Toothless – The Pace of the Passing review: ‘darkly playful’

Bombay Bicycle Club’s Ed Nash draws on English psych traditions on solo debut
Richard Godwin27 January 2017

Toothless is Ed Nash, who plays bass in Crouch End electro-janglers Bombay Bicycle Club and should maybe claim a promotion on the basis of this enjoyable side-project.

His classically inflected lyrics, finger-picked guitars and darkly playful sense of melody draw on the English psych traditions of Syd Barrett, Badly Drawn Boy, Simian, etc.

Sisyphus works as a one-man duet, its dual melodies charmingly jostling for position; on You Thought I Was Your Friend, the phased drums and buzzing bass push us into more unsettling climes, the chorus hook offering: “I want to hurt you”.

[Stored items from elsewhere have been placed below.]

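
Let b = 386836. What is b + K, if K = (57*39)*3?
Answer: 393505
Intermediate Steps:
K = 6669 (K = 2223*3 = 6669)
b + K = 386836 + 6669 = 393505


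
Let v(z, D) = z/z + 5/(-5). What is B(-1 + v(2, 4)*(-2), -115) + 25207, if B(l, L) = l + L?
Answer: 25091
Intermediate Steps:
v(z, D) = 0 (v(z, D) = 1 + 5*(-1/5) = 1 - 1 = 0)
B(l, L) = L + l
B(-1 + v(2, 4)*(-2), -115) + 25207 = (-115 + (-1 + 0*(-2))) + 25207 = (-115 + (-1 + 0)) + 25207 = (-115 - 1) + 25207 = -116 + 25207 = 25091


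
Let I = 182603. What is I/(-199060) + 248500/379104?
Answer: -1234944857/4716527640 ≈ -0.26183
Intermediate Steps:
I/(-199060) + 248500/379104 = 182603/(-199060) + 248500/379104 = 182603*(-1/199060) + 248500*(1/379104) = -182603/199060 + 62125/94776 = -1234944857/4716527640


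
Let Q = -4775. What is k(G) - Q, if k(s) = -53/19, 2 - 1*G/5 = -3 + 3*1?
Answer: 90672/19 ≈ 4772.2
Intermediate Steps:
G = 10 (G = 10 - 5*(-3 + 3*1) = 10 - 5*(-3 + 3) = 10 - 5*0 = 10 + 0 = 10)
k(s) = -53/19 (k(s) = -53*1/19 = -53/19)
k(G) - Q = -53/19 - 1*(-4775) = -53/19 + 4775 = 90672/19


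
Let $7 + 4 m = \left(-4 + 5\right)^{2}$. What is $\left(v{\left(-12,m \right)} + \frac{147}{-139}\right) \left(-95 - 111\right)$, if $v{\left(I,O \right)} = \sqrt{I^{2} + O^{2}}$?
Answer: $\frac{30282}{139} - 309 \sqrt{65} \approx -2273.4$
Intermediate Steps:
$m = - \frac{3}{2}$ ($m = - \frac{7}{4} + \frac{\left(-4 + 5\right)^{2}}{4} = - \frac{7}{4} + \frac{1^{2}}{4} = - \frac{7}{4} + \frac{1}{4} \cdot 1 = - \frac{7}{4} + \frac{1}{4} = - \frac{3}{2} \approx -1.5$)
$\left(v{\left(-12,m \right)} + \frac{147}{-139}\right) \left(-95 - 111\right) = \left(\sqrt{\left(-12\right)^{2} + \left(- \frac{3}{2}\right)^{2}} + \frac{147}{-139}\right) \left(-95 - 111\right) = \left(\sqrt{144 + \frac{9}{4}} + 147 \left(- \frac{1}{139}\right)\right) \left(-206\right) = \left(\sqrt{\frac{585}{4}} - \frac{147}{139}\right) \left(-206\right) = \left(\frac{3 \sqrt{65}}{2} - \frac{147}{139}\right) \left(-206\right) = \left(- \frac{147}{139} + \frac{3 \sqrt{65}}{2}\right) \left(-206\right) = \frac{30282}{139} - 309 \sqrt{65}$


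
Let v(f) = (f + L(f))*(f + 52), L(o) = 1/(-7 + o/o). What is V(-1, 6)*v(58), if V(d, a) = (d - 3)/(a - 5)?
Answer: -76340/3 ≈ -25447.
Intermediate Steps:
L(o) = -⅙ (L(o) = 1/(-7 + 1) = 1/(-6) = -⅙)
V(d, a) = (-3 + d)/(-5 + a)
v(f) = (52 + f)*(-⅙ + f) (v(f) = (f - ⅙)*(f + 52) = (-⅙ + f)*(52 + f) = (52 + f)*(-⅙ + f))
V(-1, 6)*v(58) = ((-3 - 1)/(-5 + 6))*(-26/3 + 58² + (311/6)*58) = (-4/1)*(-26/3 + 3364 + 9019/3) = (1*(-4))*(19085/3) = -4*19085/3 = -76340/3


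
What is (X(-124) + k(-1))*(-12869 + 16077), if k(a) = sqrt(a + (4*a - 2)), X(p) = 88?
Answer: 282304 + 3208*I*sqrt(7) ≈ 2.823e+5 + 8487.6*I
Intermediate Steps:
k(a) = sqrt(-2 + 5*a) (k(a) = sqrt(a + (-2 + 4*a)) = sqrt(-2 + 5*a))
(X(-124) + k(-1))*(-12869 + 16077) = (88 + sqrt(-2 + 5*(-1)))*(-12869 + 16077) = (88 + sqrt(-2 - 5))*3208 = (88 + sqrt(-7))*3208 = (88 + I*sqrt(7))*3208 = 282304 + 3208*I*sqrt(7)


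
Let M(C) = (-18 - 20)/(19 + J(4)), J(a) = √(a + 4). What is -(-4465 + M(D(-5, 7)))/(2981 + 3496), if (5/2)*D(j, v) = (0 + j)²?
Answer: 1576867/2286381 - 76*√2/2286381 ≈ 0.68963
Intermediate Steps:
J(a) = √(4 + a)
D(j, v) = 2*j²/5 (D(j, v) = 2*(0 + j)²/5 = 2*j²/5)
M(C) = -38/(19 + 2*√2) (M(C) = (-18 - 20)/(19 + √(4 + 4)) = -38/(19 + √8) = -38/(19 + 2*√2))
-(-4465 + M(D(-5, 7)))/(2981 + 3496) = -(-4465 + (-722/353 + 76*√2/353))/(2981 + 3496) = -(-1576867/353 + 76*√2/353)/6477 = -(-1576867/2286381 + 76*√2/2286381) = 1576867/2286381 - 76*√2/2286381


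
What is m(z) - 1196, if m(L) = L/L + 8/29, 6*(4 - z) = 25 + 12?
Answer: -34647/29 ≈ -1194.7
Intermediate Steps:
z = -13/6 (z = 4 - (25 + 12)/6 = 4 - ⅙*37 = 4 - 37/6 = -13/6 ≈ -2.1667)
m(L) = 37/29 (m(L) = 1 + 8*(1/29) = 1 + 8/29 = 37/29)
m(z) - 1196 = 37/29 - 1196 = -34647/29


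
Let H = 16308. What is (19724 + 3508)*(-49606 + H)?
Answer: -773579136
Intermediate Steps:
(19724 + 3508)*(-49606 + H) = (19724 + 3508)*(-49606 + 16308) = 23232*(-33298) = -773579136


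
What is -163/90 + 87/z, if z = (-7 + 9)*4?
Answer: 3263/360 ≈ 9.0639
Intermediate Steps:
z = 8 (z = 2*4 = 8)
-163/90 + 87/z = -163/90 + 87/8 = 3263/360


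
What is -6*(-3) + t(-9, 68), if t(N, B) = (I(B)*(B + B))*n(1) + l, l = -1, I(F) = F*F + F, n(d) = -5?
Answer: -3190543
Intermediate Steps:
I(F) = F + F² (I(F) = F² + F = F + F²)
t(N, B) = -1 - 10*B²*(1 + B) (t(N, B) = ((B*(1 + B))*(B + B))*(-5) - 1 = ((B*(1 + B))*(2*B))*(-5) - 1 = (2*B²*(1 + B))*(-5) - 1 = -10*B²*(1 + B) - 1 = -1 - 10*B²*(1 + B))
-6*(-3) + t(-9, 68) = -6*(-3) + (-1 - 10*68²*(1 + 68)) = 18 + (-1 - 10*4624*69) = 18 + (-1 - 3190560) = 18 - 3190561 = -3190543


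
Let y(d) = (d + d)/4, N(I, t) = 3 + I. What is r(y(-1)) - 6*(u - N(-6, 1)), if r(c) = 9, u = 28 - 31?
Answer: 9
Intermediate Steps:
u = -3
y(d) = d/2 (y(d) = (2*d)/4 = d/2)
r(y(-1)) - 6*(u - N(-6, 1)) = 9 - 6*(-3 - (3 - 6)) = 9 - 6*(-3 - 1*(-3)) = 9 - 6*(-3 + 3) = 9 - 6*0 = 9 + 0 = 9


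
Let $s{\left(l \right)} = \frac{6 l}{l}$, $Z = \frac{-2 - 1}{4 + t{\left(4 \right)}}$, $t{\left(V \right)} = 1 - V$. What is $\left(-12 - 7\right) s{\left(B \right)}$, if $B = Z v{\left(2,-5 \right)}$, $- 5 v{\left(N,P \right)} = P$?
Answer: $-114$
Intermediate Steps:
$v{\left(N,P \right)} = - \frac{P}{5}$
$Z = -3$ ($Z = \frac{-2 - 1}{4 + \left(1 - 4\right)} = - \frac{3}{4 + \left(1 - 4\right)} = - \frac{3}{4 - 3} = - \frac{3}{1} = \left(-3\right) 1 = -3$)
$B = -3$ ($B = - 3 \left(\left(- \frac{1}{5}\right) \left(-5\right)\right) = \left(-3\right) 1 = -3$)
$s{\left(l \right)} = 6$
$\left(-12 - 7\right) s{\left(B \right)} = \left(-12 - 7\right) 6 = \left(-19\right) 6 = -114$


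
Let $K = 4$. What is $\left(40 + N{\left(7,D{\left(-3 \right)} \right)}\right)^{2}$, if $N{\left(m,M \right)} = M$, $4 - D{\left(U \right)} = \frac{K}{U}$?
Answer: $\frac{18496}{9} \approx 2055.1$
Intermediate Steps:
$D{\left(U \right)} = 4 - \frac{4}{U}$
$\left(40 + N{\left(7,D{\left(-3 \right)} \right)}\right)^{2} = \left(40 + \left(4 - \frac{4}{-3}\right)\right)^{2} = \left(40 + \left(4 - - \frac{4}{3}\right)\right)^{2} = \left(40 + \left(4 + \frac{4}{3}\right)\right)^{2} = \left(40 + \frac{16}{3}\right)^{2} = \left(\frac{136}{3}\right)^{2} = \frac{18496}{9}$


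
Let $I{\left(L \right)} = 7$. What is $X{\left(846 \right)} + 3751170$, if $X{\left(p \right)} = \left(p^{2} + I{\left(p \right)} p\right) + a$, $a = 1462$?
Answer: $4474270$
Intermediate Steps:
$X{\left(p \right)} = 1462 + p^{2} + 7 p$ ($X{\left(p \right)} = \left(p^{2} + 7 p\right) + 1462 = 1462 + p^{2} + 7 p$)
$X{\left(846 \right)} + 3751170 = \left(1462 + 846^{2} + 7 \cdot 846\right) + 3751170 = \left(1462 + 715716 + 5922\right) + 3751170 = 723100 + 3751170 = 4474270$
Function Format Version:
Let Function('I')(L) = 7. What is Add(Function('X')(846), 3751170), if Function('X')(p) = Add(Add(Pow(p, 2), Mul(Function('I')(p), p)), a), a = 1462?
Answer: 4474270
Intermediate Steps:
Function('X')(p) = Add(1462, Pow(p, 2), Mul(7, p)) (Function('X')(p) = Add(Add(Pow(p, 2), Mul(7, p)), 1462) = Add(1462, Pow(p, 2), Mul(7, p)))
Add(Function('X')(846), 3751170) = Add(Add(1462, Pow(846, 2), Mul(7, 846)), 3751170) = Add(Add(1462, 715716, 5922), 3751170) = Add(723100, 3751170) = 4474270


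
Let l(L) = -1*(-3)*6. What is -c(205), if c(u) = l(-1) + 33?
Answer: -51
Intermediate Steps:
l(L) = 18 (l(L) = 3*6 = 18)
c(u) = 51 (c(u) = 18 + 33 = 51)
-c(205) = -1*51 = -51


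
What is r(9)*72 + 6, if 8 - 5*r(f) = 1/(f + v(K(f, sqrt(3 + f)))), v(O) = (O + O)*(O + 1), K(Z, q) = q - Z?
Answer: 3522066/29095 - 1632*sqrt(3)/29095 ≈ 120.96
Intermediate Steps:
v(O) = 2*O*(1 + O) (v(O) = (2*O)*(1 + O) = 2*O*(1 + O))
r(f) = 8/5 - 1/(5*(f + 2*(sqrt(3 + f) - f)*(1 + sqrt(3 + f) - f))) (r(f) = 8/5 - 1/(5*(f + 2*(sqrt(3 + f) - f)*(1 + (sqrt(3 + f) - f)))) = 8/5 - 1/(5*(f + 2*(sqrt(3 + f) - f)*(1 + sqrt(3 + f) - f))))
r(9)*72 + 6 = ((-1 + 8*9 - 16*(9 - sqrt(3 + 9))*(1 + sqrt(3 + 9) - 1*9))/(5*(9 - 2*(9 - sqrt(3 + 9))*(1 + sqrt(3 + 9) - 1*9))))*72 + 6 = ((-1 + 72 - 16*(9 - sqrt(12))*(1 + sqrt(12) - 9))/(5*(9 - 2*(9 - sqrt(12))*(1 + sqrt(12) - 9))))*72 + 6 = ((-1 + 72 - 16*(9 - 2*sqrt(3))*(1 + 2*sqrt(3) - 9))/(5*(9 - 2*(9 - 2*sqrt(3))*(1 + 2*sqrt(3) - 9))))*72 + 6 = ((-1 + 72 - 16*(9 - 2*sqrt(3))*(-8 + 2*sqrt(3)))/(5*(9 - 2*(9 - 2*sqrt(3))*(-8 + 2*sqrt(3)))))*72 + 6 = ((-1 + 72 - 16*(-8 + 2*sqrt(3))*(9 - 2*sqrt(3)))/(5*(9 - 2*(-8 + 2*sqrt(3))*(9 - 2*sqrt(3)))))*72 + 6 = ((71 - 16*(-8 + 2*sqrt(3))*(9 - 2*sqrt(3)))/(5*(9 - 2*(-8 + 2*sqrt(3))*(9 - 2*sqrt(3)))))*72 + 6 = 72*(71 - 16*(-8 + 2*sqrt(3))*(9 - 2*sqrt(3)))/(5*(9 - 2*(-8 + 2*sqrt(3))*(9 - 2*sqrt(3)))) + 6 = 6 + 72*(71 - 16*(-8 + 2*sqrt(3))*(9 - 2*sqrt(3)))/(5*(9 - 2*(-8 + 2*sqrt(3))*(9 - 2*sqrt(3))))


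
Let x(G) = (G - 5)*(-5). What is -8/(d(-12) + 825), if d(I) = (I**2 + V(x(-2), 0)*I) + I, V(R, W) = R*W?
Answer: -8/957 ≈ -0.0083595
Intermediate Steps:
x(G) = 25 - 5*G (x(G) = (-5 + G)*(-5) = 25 - 5*G)
d(I) = I + I**2 (d(I) = (I**2 + ((25 - 5*(-2))*0)*I) + I = (I**2 + ((25 + 10)*0)*I) + I = (I**2 + (35*0)*I) + I = (I**2 + 0*I) + I = (I**2 + 0) + I = I**2 + I = I + I**2)
-8/(d(-12) + 825) = -8/(-12*(1 - 12) + 825) = -8/(-12*(-11) + 825) = -8/(132 + 825) = -8/957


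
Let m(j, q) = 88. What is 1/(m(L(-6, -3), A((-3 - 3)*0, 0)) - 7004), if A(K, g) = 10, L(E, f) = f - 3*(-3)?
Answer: -1/6916 ≈ -0.00014459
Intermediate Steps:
L(E, f) = 9 + f (L(E, f) = f + 9 = 9 + f)
1/(m(L(-6, -3), A((-3 - 3)*0, 0)) - 7004) = 1/(88 - 7004) = 1/(-6916) = -1/6916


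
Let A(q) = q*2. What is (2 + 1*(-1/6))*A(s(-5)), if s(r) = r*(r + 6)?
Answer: -55/3 ≈ -18.333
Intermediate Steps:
s(r) = r*(6 + r)
A(q) = 2*q
(2 + 1*(-1/6))*A(s(-5)) = (2 + 1*(-1/6))*(2*(-5*(6 - 5))) = (2 + 1*(-1*⅙))*(2*(-5*1)) = (2 + 1*(-⅙))*(2*(-5)) = (2 - ⅙)*(-10) = (11/6)*(-10) = -55/3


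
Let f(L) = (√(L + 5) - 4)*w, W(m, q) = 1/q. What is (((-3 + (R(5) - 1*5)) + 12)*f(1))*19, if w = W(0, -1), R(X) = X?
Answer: 684 - 171*√6 ≈ 265.14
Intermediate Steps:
w = -1 (w = 1/(-1) = -1)
f(L) = 4 - √(5 + L) (f(L) = (√(L + 5) - 4)*(-1) = (√(5 + L) - 4)*(-1) = (-4 + √(5 + L))*(-1) = 4 - √(5 + L))
(((-3 + (R(5) - 1*5)) + 12)*f(1))*19 = (((-3 + (5 - 1*5)) + 12)*(4 - √(5 + 1)))*19 = (((-3 + (5 - 5)) + 12)*(4 - √6))*19 = (((-3 + 0) + 12)*(4 - √6))*19 = ((-3 + 12)*(4 - √6))*19 = (9*(4 - √6))*19 = (36 - 9*√6)*19 = 684 - 171*√6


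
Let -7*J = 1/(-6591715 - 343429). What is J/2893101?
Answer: 1/140448504290808 ≈ 7.1201e-15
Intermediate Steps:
J = 1/48546008 (J = -1/(7*(-6591715 - 343429)) = -1/7/(-6935144) = -1/7*(-1/6935144) = 1/48546008 ≈ 2.0599e-8)
J/2893101 = (1/48546008)/2893101 = (1/48546008)*(1/2893101) = 1/140448504290808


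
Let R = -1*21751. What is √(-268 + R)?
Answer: I*√22019 ≈ 148.39*I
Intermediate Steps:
R = -21751
√(-268 + R) = √(-268 - 21751) = √(-22019) = I*√22019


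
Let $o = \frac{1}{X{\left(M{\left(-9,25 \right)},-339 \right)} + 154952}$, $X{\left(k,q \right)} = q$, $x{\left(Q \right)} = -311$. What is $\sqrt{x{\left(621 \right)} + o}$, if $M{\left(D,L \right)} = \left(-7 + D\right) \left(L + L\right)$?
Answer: $\frac{3 i \sqrt{826056750394}}{154613} \approx 17.635 i$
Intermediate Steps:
$M{\left(D,L \right)} = 2 L \left(-7 + D\right)$ ($M{\left(D,L \right)} = \left(-7 + D\right) 2 L = 2 L \left(-7 + D\right)$)
$o = \frac{1}{154613}$ ($o = \frac{1}{-339 + 154952} = \frac{1}{154613} \approx 6.4678 \cdot 10^{-6}$)
$\sqrt{x{\left(621 \right)} + o} = \sqrt{-311 + \frac{1}{154613}} = \sqrt{- \frac{48084642}{154613}} = \frac{3 i \sqrt{826056750394}}{154613}$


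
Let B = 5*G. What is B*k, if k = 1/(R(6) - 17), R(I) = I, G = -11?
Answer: 5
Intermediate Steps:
k = -1/11 (k = 1/(6 - 17) = 1/(-11) = -1/11 ≈ -0.090909)
B = -55 (B = 5*(-11) = -55)
B*k = -55*(-1/11) = 5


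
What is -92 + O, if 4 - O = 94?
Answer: -182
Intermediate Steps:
O = -90 (O = 4 - 1*94 = 4 - 94 = -90)
-92 + O = -92 - 90 = -182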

There’s a cutesy evasiveness to his vocals, multiply-tracked and mixed low as if to preclude intimacy – but the more dulcet moments (such as The Midas Touch, a duet with Tom Fleming of The Staves) can still cast a spell.

The shadowy harmonies of Sun’s Midlife Crisis - “Every day must pass away” - sound uncannily like the moment a summer evening turns dark and cold and the games must be packed away.